Tiempo de la Iglesia 8

Canto

Salmo

Bendice, alma mía, al Señor,
y todo mi ser a su santo nombre.
Bendice, alma mía al Señor,
y no olvides sus beneficios.

El perdona todas tus culpas,
y cura todas tus enfermedades ;
él rescata tu vida de la fosa
y te colma de gracia y de ternura,
que sacia de bienes tus años,
y de rejuveneces como un águila.

El Señor hace justicia
y defiende a todos los oprimidos.
Él revelo sus planes a Moisés,
sus hazañas a los hijos de su pueblo.

El Señor es compasivo y misericordioso,
rico en clemencia y lleno de amor.
No nos trata como merecen nuestros pecados,
ni nos paga según nuestras culpas.

Como la altura del cielo sobre la tierra,
así es su amor con los que le honran ;
como dista el oriente del ocaso,
así aleja de nosotros nuestros delitos.

del salmo 102

Lectura

Jesús dice: «Yo os digo a los que me escucháis: Amad a vuestros enemigos, haced bien a los que os odien, bendecid a los que os maldigan, rogad por los que os difamen. Al que te hiera en una mejilla, preséntale también la otra; y al que te quite el manto, no le niegues la túnica. A todo el que te pida, da, y al que tome lo tuyo, no se lo reclames. Y lo que queráis que os hagan los hombres, hacédselo vosotros igualmente. Si amáis a los que os aman, ¿qué mérito tenéis? Pues también los pecadores aman a los que les aman. (...) Más bien, amad a vuestros enemigos; haced el bien, y prestad sin esperar nada a cambio; y vuestra recompensa será grande, y seréis hijos del Altísimo, porque él es bueno con los ingratos y los perversos.

Lucas 6,27-32.35

Canto

Silencio

Oración de alabanza

Señor Dios, tú no miras a las apariencias sino a nuestro corazón, tú eres perdón.

Señor Dios, tú renuevas en nosotros la paz del corazón y una alegría serena.

Cristo resucitado, tú estás con todos, incluso con los que no tienen conciencia de tu presencia.

Cristo resucitado, tu pones en nuestros corazones el deseo de tu Reino.

Cristo resucitado, tú nos llamas a compartir los frutos de la tierra y del trabajo.

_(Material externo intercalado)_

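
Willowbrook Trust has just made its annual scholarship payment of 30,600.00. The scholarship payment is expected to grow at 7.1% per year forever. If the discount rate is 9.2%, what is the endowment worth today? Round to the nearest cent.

D₁ = D₀ × (1 + g) = 30,600.00 × 1.071 = 32,772.6000
Growing perpetuity: P = D₁ / (r − g) = 32,772.6000 / (0.092 − 0.071) = 1,560,600.00

1560600.00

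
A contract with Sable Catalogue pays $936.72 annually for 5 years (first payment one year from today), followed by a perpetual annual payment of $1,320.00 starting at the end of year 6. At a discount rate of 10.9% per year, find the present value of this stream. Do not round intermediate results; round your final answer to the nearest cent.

$10689.96

PV of 5-year annuity: $936.72 × [1 − (1+0.109)^−5] / 0.109 = 3470.74721
Perpetuity value at year 5: $1,320.00 / 0.109 = 12110.09174
PV of perpetuity: 12110.09174 / (1+0.109)^5 = 7219.21045
Total PV = 3470.74721 + 7219.21045 = 10689.95767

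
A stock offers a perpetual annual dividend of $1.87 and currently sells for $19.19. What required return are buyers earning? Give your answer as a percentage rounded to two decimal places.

9.74%

P = C/r ⇒ r = C/P = $1.87/$19.19 = 0.097447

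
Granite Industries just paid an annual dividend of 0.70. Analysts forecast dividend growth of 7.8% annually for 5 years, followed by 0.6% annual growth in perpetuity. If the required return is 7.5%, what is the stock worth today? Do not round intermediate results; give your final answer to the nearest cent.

13.88

D_1 = 0.75460
D_2 = 0.81346
D_3 = 0.87691
D_4 = 0.94531
D_5 = 1.01904
Terminal value at year 5: TV = D_5×(1+g_2)/(r−g_2) = 1.02516/0.069 = 14.85733
P_0 = D_1/(1+r)^1 + D_2/(1+r)^2 + D_3/(1+r)^3 + D_4/(1+r)^4 + D_5/(1+r)^5 + TV/(1+r)^5
    = 0.70195 + 0.70391 + 0.70588 + 0.70785 + 0.70982 + 10.34900 = 13.87841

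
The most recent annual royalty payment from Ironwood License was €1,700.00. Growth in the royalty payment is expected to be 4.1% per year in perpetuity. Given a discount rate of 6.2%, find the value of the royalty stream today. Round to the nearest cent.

D₁ = D₀ × (1 + g) = €1,700.00 × 1.041 = €1,769.7000
Growing perpetuity: P = D₁ / (r − g) = €1,769.7000 / (0.062 − 0.041) = €84,271.43

€84271.43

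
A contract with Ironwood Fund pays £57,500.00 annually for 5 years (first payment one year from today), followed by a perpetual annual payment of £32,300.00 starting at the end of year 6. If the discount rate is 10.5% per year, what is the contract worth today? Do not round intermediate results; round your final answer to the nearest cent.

£401939.07

PV of 5-year annuity: £57,500.00 × [1 − (1+0.105)^−5] / 0.105 = 215214.34785
Perpetuity value at year 5: £32,300.00 / 0.105 = 307619.04762
PV of perpetuity: 307619.04762 / (1+0.105)^5 = 186724.72700
Total PV = 215214.34785 + 186724.72700 = 401939.07485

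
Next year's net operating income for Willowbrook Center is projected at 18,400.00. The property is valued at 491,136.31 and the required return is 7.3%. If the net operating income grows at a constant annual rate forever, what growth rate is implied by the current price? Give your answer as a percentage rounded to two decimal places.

3.55%

P = D₁/(r−g) ⇒ g = r − D₁/P = 0.073 − 18,400.00/491,136.31 = 0.035536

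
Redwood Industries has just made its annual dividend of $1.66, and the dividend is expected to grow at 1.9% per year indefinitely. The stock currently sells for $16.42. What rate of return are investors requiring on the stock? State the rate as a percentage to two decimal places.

D₁ = $1.66 × 1.019 = $1.6915
P = D₁/(r − g) ⇒ r = D₁/P + g = $1.6915/$16.42 + 0.019 = 0.103017 + 0.019 = 0.122017

12.20%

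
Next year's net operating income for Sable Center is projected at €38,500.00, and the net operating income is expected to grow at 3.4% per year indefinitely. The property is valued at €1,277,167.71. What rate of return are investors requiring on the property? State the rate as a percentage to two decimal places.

P = D₁/(r − g) ⇒ r = D₁/P + g = €38,500.0000/€1,277,167.71 + 0.034 = 0.030145 + 0.034 = 0.064145

6.41%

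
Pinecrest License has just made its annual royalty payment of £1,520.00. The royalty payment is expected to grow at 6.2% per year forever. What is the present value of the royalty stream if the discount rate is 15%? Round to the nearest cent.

D₁ = D₀ × (1 + g) = £1,520.00 × 1.062 = £1,614.2400
Growing perpetuity: P = D₁ / (r − g) = £1,614.2400 / (0.15 − 0.062) = £18,343.64

£18343.64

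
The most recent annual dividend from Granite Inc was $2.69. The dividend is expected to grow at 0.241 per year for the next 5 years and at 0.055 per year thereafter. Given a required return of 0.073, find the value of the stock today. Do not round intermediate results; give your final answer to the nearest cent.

$347.53

D_1 = 3.33829
D_2 = 4.14282
D_3 = 5.14124
D_4 = 6.38028
D_5 = 7.91792
Terminal value at year 5: TV = D_5×(1+g_2)/(r−g_2) = 8.35341/0.018 = 464.07817
P_0 = D_1/(1+r)^1 + D_2/(1+r)^2 + D_3/(1+r)^3 + D_4/(1+r)^4 + D_5/(1+r)^5 + TV/(1+r)^5
    = 3.11117 + 3.59829 + 4.16168 + 4.81327 + 5.56689 + 326.28156 = 347.53287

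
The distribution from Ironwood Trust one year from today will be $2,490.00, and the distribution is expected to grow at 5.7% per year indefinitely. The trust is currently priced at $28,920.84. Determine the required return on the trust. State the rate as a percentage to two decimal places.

P = D₁/(r − g) ⇒ r = D₁/P + g = $2,490.0000/$28,920.84 + 0.057 = 0.086097 + 0.057 = 0.143097

14.31%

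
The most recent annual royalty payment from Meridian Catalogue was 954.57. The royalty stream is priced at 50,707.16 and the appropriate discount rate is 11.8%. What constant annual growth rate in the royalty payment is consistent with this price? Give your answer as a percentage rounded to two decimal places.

P = D₀(1+g)/(r−g) ⇒ P(r−g) = D₀(1+g) ⇒ g(P+D₀) = P·r − D₀
g = (P·r − D₀)/(P + D₀) = (50,707.16×0.118 − 954.57) / (50,707.16 + 954.57) = 0.097342

9.73%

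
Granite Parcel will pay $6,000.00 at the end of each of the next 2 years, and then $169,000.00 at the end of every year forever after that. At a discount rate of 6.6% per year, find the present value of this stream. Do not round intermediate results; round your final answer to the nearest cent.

$2264257.03

PV of 2-year annuity: $6,000.00 × [1 − (1+0.066)^−2] / 0.066 = 10908.55331
Perpetuity value at year 2: $169,000.00 / 0.066 = 2560606.06061
PV of perpetuity: 2560606.06061 / (1+0.066)^2 = 2253348.47584
Total PV = 10908.55331 + 2253348.47584 = 2264257.02914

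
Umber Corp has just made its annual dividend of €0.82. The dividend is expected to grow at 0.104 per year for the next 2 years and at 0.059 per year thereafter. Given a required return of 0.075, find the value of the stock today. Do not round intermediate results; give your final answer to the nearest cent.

€58.95

D_1 = 0.90528
D_2 = 0.99943
Terminal value at year 2: TV = D_2×(1+g_2)/(r−g_2) = 1.05840/0.016 = 66.14971
P_0 = D_1/(1+r)^1 + D_2/(1+r)^2 + TV/(1+r)^2
    = 0.84212 + 0.86484 + 57.24151 = 58.94847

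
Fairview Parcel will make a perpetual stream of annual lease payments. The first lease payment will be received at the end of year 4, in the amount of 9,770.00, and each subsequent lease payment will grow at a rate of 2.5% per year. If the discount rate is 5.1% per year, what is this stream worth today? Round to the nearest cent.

323677.91

Value at end of year 3: C₁ / (r − g) = 9,770.00 / (0.051 − 0.025) = 375,769.2308
Discount to today: PV = 375,769.2308 / (1 + 0.051)^3 = 375,769.2308 / 1.160936 = 323,677.91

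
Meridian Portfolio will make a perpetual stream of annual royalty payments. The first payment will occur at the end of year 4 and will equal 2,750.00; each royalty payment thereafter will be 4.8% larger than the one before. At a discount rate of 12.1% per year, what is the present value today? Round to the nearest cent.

26741.95

Value at end of year 3: C₁ / (r − g) = 2,750.00 / (0.121 − 0.048) = 37,671.2329
Discount to today: PV = 37,671.2329 / (1 + 0.121)^3 = 37,671.2329 / 1.408695 = 26,741.95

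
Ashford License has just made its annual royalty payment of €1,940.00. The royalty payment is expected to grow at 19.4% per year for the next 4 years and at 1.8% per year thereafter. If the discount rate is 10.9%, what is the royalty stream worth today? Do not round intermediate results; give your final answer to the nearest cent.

€38526.11

D_1 = 2316.36000
D_2 = 2765.73384
D_3 = 3302.28620
D_4 = 3942.92973
Terminal value at year 4: TV = D_4×(1+g_2)/(r−g_2) = 4013.90246/0.091 = 44108.81828
P_0 = D_1/(1+r)^1 + D_2/(1+r)^2 + D_3/(1+r)^3 + D_4/(1+r)^4 + TV/(1+r)^4
    = 2088.69252 + 2248.78166 + 2421.14094 + 2606.71081 + 29160.78683 = 38526.11276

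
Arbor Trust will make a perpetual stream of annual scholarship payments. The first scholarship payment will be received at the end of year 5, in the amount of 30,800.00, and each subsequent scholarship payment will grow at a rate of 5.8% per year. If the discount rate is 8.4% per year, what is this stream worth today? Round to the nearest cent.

Value at end of year 4: C₁ / (r − g) = 30,800.00 / (0.084 − 0.058) = 1,184,615.3846
Discount to today: PV = 1,184,615.3846 / (1 + 0.084)^4 = 1,184,615.3846 / 1.380757 = 857,946.56

857946.56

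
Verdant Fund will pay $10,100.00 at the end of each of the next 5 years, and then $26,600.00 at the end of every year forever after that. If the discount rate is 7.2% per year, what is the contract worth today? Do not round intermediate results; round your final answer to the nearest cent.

PV of 5-year annuity: $10,100.00 × [1 − (1+0.072)^−5] / 0.072 = 41191.17230
Perpetuity value at year 5: $26,600.00 / 0.072 = 369444.44444
PV of perpetuity: 369444.44444 / (1+0.072)^5 = 260960.76295
Total PV = 41191.17230 + 260960.76295 = 302151.93525

$302151.94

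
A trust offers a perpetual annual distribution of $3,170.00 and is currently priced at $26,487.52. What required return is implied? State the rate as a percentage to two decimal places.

11.97%

P = C/r ⇒ r = C/P = $3,170.00/$26,487.52 = 0.119679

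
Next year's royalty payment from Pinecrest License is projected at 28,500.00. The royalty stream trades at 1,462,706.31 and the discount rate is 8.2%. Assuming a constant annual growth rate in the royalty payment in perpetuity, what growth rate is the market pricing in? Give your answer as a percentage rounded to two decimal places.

P = D₁/(r−g) ⇒ g = r − D₁/P = 0.082 − 28,500.00/1,462,706.31 = 0.062516

6.25%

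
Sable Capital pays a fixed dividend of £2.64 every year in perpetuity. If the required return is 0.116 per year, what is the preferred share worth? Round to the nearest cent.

Level perpetuity: PV = C / r = £2.64 / 0.116 = £22.76

£22.76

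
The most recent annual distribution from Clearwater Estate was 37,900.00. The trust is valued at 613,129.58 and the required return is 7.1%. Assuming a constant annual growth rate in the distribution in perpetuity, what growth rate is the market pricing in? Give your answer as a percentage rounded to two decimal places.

0.87%

P = D₀(1+g)/(r−g) ⇒ P(r−g) = D₀(1+g) ⇒ g(P+D₀) = P·r − D₀
g = (P·r − D₀)/(P + D₀) = (613,129.58×0.071 − 37,900.00) / (613,129.58 + 37,900.00) = 0.008651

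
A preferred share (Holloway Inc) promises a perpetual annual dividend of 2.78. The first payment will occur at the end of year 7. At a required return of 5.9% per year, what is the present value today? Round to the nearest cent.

Value at end of year 6: C / r = 2.78 / 0.059 = 47.1186
Discount to today: PV = 47.1186 / (1 + 0.059)^6 = 47.1186 / 1.410509 = 33.41

33.41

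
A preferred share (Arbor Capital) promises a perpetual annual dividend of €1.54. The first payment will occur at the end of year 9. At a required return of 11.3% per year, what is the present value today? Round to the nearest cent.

€5.79

Value at end of year 8: C / r = €1.54 / 0.113 = €13.6283
Discount to today: PV = €13.6283 / (1 + 0.113)^8 = €13.6283 / 2.354840 = €5.79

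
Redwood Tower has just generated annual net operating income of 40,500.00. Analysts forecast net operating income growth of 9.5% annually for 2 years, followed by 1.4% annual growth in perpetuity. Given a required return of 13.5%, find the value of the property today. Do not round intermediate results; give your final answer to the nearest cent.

D_1 = 44347.50000
D_2 = 48560.51250
Terminal value at year 2: TV = D_2×(1+g_2)/(r−g_2) = 49240.35967/0.121 = 406945.12128
P_0 = D_1/(1+r)^1 + D_2/(1+r)^2 + TV/(1+r)^2
    = 39072.68722 + 37695.67622 + 315895.99742 = 392664.36087

392664.36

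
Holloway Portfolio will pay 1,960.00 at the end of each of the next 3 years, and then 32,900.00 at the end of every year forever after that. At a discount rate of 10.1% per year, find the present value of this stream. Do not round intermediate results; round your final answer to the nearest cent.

PV of 3-year annuity: 1,960.00 × [1 − (1+0.101)^−3] / 0.101 = 4865.66157
Perpetuity value at year 3: 32,900.00 / 0.101 = 325742.57426
PV of perpetuity: 325742.57426 / (1+0.101)^3 = 244068.96937
Total PV = 4865.66157 + 244068.96937 = 248934.63093

248934.63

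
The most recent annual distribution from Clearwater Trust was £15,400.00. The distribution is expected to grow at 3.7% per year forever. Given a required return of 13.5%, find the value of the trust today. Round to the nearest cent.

£162957.14

D₁ = D₀ × (1 + g) = £15,400.00 × 1.037 = £15,969.8000
Growing perpetuity: P = D₁ / (r − g) = £15,969.8000 / (0.135 − 0.037) = £162,957.14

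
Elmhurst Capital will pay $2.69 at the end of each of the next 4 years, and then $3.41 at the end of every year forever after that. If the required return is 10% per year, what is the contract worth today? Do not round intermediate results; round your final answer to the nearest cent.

$31.82

PV of 4-year annuity: $2.69 × [1 − (1+0.1)^−4] / 0.1 = 8.52694
Perpetuity value at year 4: $3.41 / 0.1 = 34.10000
PV of perpetuity: 34.10000 / (1+0.1)^4 = 23.29076
Total PV = 8.52694 + 23.29076 = 31.81770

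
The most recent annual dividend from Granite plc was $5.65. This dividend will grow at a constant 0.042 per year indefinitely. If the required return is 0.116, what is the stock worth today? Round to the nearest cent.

D₁ = D₀ × (1 + g) = $5.65 × 1.042 = $5.8873
Growing perpetuity: P = D₁ / (r − g) = $5.8873 / (0.116 − 0.042) = $79.56

$79.56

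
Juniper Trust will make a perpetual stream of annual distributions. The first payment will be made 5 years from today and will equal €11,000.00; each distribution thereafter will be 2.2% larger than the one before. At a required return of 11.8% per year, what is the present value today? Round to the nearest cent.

€73342.25

Value at end of year 4: C₁ / (r − g) = €11,000.00 / (0.118 − 0.022) = €114,583.3333
Discount to today: PV = €114,583.3333 / (1 + 0.118)^4 = €114,583.3333 / 1.562310 = €73,342.25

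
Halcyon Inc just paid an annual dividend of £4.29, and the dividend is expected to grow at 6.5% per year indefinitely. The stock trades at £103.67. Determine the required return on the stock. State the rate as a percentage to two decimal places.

10.91%

D₁ = £4.29 × 1.065 = £4.5689
P = D₁/(r − g) ⇒ r = D₁/P + g = £4.5689/£103.67 + 0.065 = 0.044071 + 0.065 = 0.109071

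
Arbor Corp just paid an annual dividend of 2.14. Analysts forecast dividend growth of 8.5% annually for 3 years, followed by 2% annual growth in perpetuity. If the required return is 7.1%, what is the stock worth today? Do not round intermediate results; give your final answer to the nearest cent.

D_1 = 2.32190
D_2 = 2.51926
D_3 = 2.73340
Terminal value at year 3: TV = D_3×(1+g_2)/(r−g_2) = 2.78807/0.051 = 54.66797
P_0 = D_1/(1+r)^1 + D_2/(1+r)^2 + D_3/(1+r)^3 + TV/(1+r)^3
    = 2.16797 + 2.19631 + 2.22502 + 44.50047 = 51.08978

51.09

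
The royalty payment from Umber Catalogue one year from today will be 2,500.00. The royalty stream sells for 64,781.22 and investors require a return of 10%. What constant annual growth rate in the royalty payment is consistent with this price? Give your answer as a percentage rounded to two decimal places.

6.14%

P = D₁/(r−g) ⇒ g = r − D₁/P = 0.1 − 2,500.00/64,781.22 = 0.061409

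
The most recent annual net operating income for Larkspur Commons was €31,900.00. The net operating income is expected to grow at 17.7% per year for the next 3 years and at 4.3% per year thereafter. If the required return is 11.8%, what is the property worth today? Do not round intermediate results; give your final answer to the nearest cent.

€623788.70

D_1 = 37546.30000
D_2 = 44191.99510
D_3 = 52013.97823
Terminal value at year 3: TV = D_3×(1+g_2)/(r−g_2) = 54250.57930/0.075 = 723341.05729
P_0 = D_1/(1+r)^1 + D_2/(1+r)^2 + D_3/(1+r)^3 + TV/(1+r)^3
    = 33583.45259 + 35355.74571 + 37221.56771 + 517627.93496 = 623788.70097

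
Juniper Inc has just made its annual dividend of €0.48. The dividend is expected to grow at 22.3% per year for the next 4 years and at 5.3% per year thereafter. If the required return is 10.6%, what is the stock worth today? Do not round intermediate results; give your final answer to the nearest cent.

€16.74

D_1 = 0.58704
D_2 = 0.71795
D_3 = 0.87805
D_4 = 1.07386
Terminal value at year 4: TV = D_4×(1+g_2)/(r−g_2) = 1.13077/0.053 = 21.33534
P_0 = D_1/(1+r)^1 + D_2/(1+r)^2 + D_3/(1+r)^3 + D_4/(1+r)^4 + TV/(1+r)^4
    = 0.53078 + 0.58693 + 0.64902 + 0.71767 + 14.25867 = 16.74306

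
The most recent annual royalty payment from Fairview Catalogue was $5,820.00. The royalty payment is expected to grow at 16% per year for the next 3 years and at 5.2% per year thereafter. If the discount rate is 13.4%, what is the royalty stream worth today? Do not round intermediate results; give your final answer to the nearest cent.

D_1 = 6751.20000
D_2 = 7831.39200
D_3 = 9084.41472
Terminal value at year 3: TV = D_3×(1+g_2)/(r−g_2) = 9556.80429/0.082 = 116546.39372
P_0 = D_1/(1+r)^1 + D_2/(1+r)^2 + D_3/(1+r)^3 + TV/(1+r)^3
    = 5953.43915 + 6089.93776 + 6229.56596 + 79920.77306 = 98193.71593

$98193.72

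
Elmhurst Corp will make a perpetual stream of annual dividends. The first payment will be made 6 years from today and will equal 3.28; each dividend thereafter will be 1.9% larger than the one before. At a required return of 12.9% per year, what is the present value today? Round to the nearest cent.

Value at end of year 5: C₁ / (r − g) = 3.28 / (0.129 − 0.019) = 29.8182
Discount to today: PV = 29.8182 / (1 + 0.129)^5 = 29.8182 / 1.834297 = 16.26

16.26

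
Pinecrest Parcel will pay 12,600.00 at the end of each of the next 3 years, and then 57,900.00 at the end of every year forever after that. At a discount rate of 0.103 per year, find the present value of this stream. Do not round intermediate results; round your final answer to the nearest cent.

450073.86

PV of 3-year annuity: 12,600.00 × [1 − (1+0.103)^−3] / 0.103 = 31169.57934
Perpetuity value at year 3: 57,900.00 / 0.103 = 562135.92233
PV of perpetuity: 562135.92233 / (1+0.103)^3 = 418904.28393
Total PV = 31169.57934 + 418904.28393 = 450073.86327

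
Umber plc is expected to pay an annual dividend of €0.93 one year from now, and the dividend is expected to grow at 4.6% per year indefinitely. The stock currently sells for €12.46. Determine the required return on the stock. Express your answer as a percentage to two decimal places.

12.06%

P = D₁/(r − g) ⇒ r = D₁/P + g = €0.9300/€12.46 + 0.046 = 0.074639 + 0.046 = 0.120639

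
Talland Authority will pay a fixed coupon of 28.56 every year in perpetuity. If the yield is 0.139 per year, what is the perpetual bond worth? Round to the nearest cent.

205.47

Level perpetuity: PV = C / r = 28.56 / 0.139 = 205.47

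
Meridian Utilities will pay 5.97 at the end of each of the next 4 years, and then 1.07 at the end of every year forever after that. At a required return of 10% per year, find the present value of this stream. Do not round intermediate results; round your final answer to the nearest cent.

26.23

PV of 4-year annuity: 5.97 × [1 − (1+0.1)^−4] / 0.1 = 18.92410
Perpetuity value at year 4: 1.07 / 0.1 = 10.70000
PV of perpetuity: 10.70000 / (1+0.1)^4 = 7.30824
Total PV = 18.92410 + 7.30824 = 26.23234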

Señor Dios, por medio de Cristo, nos ofreces la plenitud de tu vida.

Señor Dios, en tus manos ponemos toda nuestra vida.

Padrenuestro

Oración

Jesús, nuestra paz, por medio del Espíritu Santo tú vienes siempre junto a nosotros. En lo profundo de nuestra alma tu presencia nos asombra. Nuestra oración puede que sea muy pobre, pero tú rezas dentro de nosotros.